L’Agence japonaise de coopération internationale (Jica) en Tunisie et la Société nationale d’exploitation et de distribution des eaux (Sonede) ont tenu des discussions en vue du lancement d’un nouveau projet.

Le procès-verbal des discussions a été signé le vendredi 21 août 2026 par M. Abdelhamid Mnaja, Président-Directeur Général de la SONEDE et M. Masahito Miyagawa, Chef de mission d’étude de planification détaillée au siège de la JICA.

Dans le cadre de ce projet de coopération technique, la Jica mobilisera une équipe d’experts japonais qui accompagnera la Sonede pendant une durée de quatre ans à compter du déploiement de la première mission en Tunisie.

Ensemble, ils travailleront à l’élaboration d’un Schéma Directeur d’Alimentation en Eau pour le gouvernorat de Sfax à l’horizon 2060, afin de répondre durablement aux défis liés à l’approvisionnement en eau dans la région.

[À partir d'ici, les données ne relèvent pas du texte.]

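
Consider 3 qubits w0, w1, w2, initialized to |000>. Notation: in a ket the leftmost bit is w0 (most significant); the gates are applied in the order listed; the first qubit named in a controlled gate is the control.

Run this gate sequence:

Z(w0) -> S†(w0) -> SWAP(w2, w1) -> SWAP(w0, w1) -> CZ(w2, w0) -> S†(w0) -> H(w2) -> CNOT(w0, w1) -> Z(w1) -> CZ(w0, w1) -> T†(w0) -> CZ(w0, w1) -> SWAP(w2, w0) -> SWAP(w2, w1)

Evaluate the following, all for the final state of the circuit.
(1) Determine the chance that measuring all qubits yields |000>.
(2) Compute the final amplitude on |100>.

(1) A full measurement returns |000> with probability 1/2.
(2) The final state's coefficient on |100> equals sqrt(2)/2.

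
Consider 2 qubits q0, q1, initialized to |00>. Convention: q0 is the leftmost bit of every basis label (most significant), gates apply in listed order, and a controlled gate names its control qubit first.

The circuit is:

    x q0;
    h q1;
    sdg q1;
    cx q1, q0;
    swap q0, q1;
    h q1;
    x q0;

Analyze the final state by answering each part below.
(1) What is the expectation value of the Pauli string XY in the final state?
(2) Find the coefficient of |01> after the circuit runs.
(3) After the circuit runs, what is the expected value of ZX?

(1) In the final state, XY has expectation -1.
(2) |01> carries amplitude -I/2 in the final state.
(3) In the final state, ZX has expectation 1.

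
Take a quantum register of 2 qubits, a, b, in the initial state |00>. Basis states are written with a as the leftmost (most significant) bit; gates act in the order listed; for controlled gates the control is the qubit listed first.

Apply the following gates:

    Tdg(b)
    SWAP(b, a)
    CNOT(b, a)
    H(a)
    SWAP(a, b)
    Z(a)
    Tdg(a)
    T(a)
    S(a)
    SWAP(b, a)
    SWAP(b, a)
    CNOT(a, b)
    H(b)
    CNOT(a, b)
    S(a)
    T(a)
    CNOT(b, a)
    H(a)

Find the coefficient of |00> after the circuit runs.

The final state's coefficient on |00> equals sqrt(2)/2.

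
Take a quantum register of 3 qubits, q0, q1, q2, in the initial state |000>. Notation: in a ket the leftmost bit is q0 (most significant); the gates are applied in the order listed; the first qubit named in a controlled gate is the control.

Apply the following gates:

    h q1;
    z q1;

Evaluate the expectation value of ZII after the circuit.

In the final state, ZII has expectation 1.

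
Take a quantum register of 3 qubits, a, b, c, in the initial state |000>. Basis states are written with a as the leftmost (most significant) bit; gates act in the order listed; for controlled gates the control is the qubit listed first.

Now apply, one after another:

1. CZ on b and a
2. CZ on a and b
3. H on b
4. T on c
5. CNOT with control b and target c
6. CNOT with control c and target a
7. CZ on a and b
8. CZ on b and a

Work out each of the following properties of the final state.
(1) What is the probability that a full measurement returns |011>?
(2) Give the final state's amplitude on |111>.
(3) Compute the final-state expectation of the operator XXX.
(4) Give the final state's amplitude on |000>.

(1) The probability of measuring |011> is 0.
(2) The amplitude on |111> is sqrt(2)/2.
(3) The observable XXX averages to 1.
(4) The amplitude on |000> is sqrt(2)/2.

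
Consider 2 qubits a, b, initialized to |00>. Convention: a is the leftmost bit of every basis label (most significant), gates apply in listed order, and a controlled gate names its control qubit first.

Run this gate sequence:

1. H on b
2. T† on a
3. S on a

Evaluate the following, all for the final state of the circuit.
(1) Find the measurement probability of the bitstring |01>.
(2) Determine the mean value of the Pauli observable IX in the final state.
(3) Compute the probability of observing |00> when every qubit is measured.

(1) The probability of measuring |01> is 1/2.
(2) The observable IX averages to 1.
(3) Outcome |00> occurs with probability 1/2.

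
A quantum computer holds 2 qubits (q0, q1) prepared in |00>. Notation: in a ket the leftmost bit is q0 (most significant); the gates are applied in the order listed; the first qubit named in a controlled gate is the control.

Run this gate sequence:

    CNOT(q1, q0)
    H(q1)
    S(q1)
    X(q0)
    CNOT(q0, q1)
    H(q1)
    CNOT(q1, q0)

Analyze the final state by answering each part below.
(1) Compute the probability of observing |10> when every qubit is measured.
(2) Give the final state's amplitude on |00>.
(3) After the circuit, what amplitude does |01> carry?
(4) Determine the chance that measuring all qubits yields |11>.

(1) The probability of measuring |10> is 1/2.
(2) The final state's coefficient on |00> equals 0.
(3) The final state's coefficient on |01> equals -1/2 + I/2.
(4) The probability of measuring |11> is 0.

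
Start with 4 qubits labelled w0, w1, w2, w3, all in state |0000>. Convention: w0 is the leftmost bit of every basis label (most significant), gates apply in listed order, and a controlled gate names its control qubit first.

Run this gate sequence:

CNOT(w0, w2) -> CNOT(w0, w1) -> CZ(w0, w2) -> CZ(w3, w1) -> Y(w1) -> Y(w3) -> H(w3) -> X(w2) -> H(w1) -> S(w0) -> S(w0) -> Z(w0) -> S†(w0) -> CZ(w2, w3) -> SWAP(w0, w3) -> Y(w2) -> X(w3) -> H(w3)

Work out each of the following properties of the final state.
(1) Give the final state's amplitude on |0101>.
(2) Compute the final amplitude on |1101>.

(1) The amplitude on |0101> is sqrt(2)*I/4.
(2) |1101> carries amplitude sqrt(2)*I/4 in the final state.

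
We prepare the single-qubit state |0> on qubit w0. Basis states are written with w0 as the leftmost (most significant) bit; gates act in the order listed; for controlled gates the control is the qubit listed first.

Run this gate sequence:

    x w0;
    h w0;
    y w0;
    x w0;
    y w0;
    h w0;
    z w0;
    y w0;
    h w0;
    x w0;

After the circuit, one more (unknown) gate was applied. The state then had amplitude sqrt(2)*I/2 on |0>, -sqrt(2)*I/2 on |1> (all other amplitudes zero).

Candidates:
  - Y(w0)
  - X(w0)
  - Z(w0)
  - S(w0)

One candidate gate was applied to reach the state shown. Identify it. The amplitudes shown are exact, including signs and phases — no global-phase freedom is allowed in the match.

The unique candidate consistent with the amplitudes is Z(w0).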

Le projet appuiera également l’élaboration et la mise en œuvre d’un Plan de Gestion de la Sécurité Sanitaire de l’Eau (PGSSE) pour le gouvernorat de Sfax et contribuera au renforcement des capacités de la SONEDE en matière d’amélioration de l’efficacité de l’adduction et de la distribution de l’eau, notamment dans le domaine de la réduction des eaux non facturées.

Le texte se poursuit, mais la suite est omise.